A. The number of kernel threads allocated to the
program is less than the number of processors.
B. The number of kernel threads allocated to the
program is equal to the number of processors.
C. The number of kernel threads allocated to the
program is greater than the number of processors but
less than the number of user-level threads.

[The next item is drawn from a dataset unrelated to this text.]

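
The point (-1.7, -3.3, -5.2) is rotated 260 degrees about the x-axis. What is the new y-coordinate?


Rotation about x-axis: y' = y*cos(theta) - z*sin(theta)
= -3.3 * -0.1736 - -5.2 * -0.9848
= -4.548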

– 4.8: (Similar to exercise 3.5) Write a
multithreaded program that generates the
Fibonacci series using either the Java, PThread,
or Win32 thread library.
Homework Submission
• For hand-written exercises, please turn in
your homework in paper version
• For programming exercises, please turn in
your program code via e-mail
More on End-of-Chapter Projects
• Project for Chap. 2: Adding a system call to the
Linux kernel
– Adding a new system call to the Linux kernel
– Building a new kernel
– Using the new system call from a user program
• Project for Chap. 3: UNIX shell and history
feature
– Creating a child process
– Creating a history feature
– Signal handling in UNIX
Optional End-of-Chapter Projects
• Project for Chap. 4: Matrix multiplication
– Passing parameters to each thread
– Waiting for threads to complete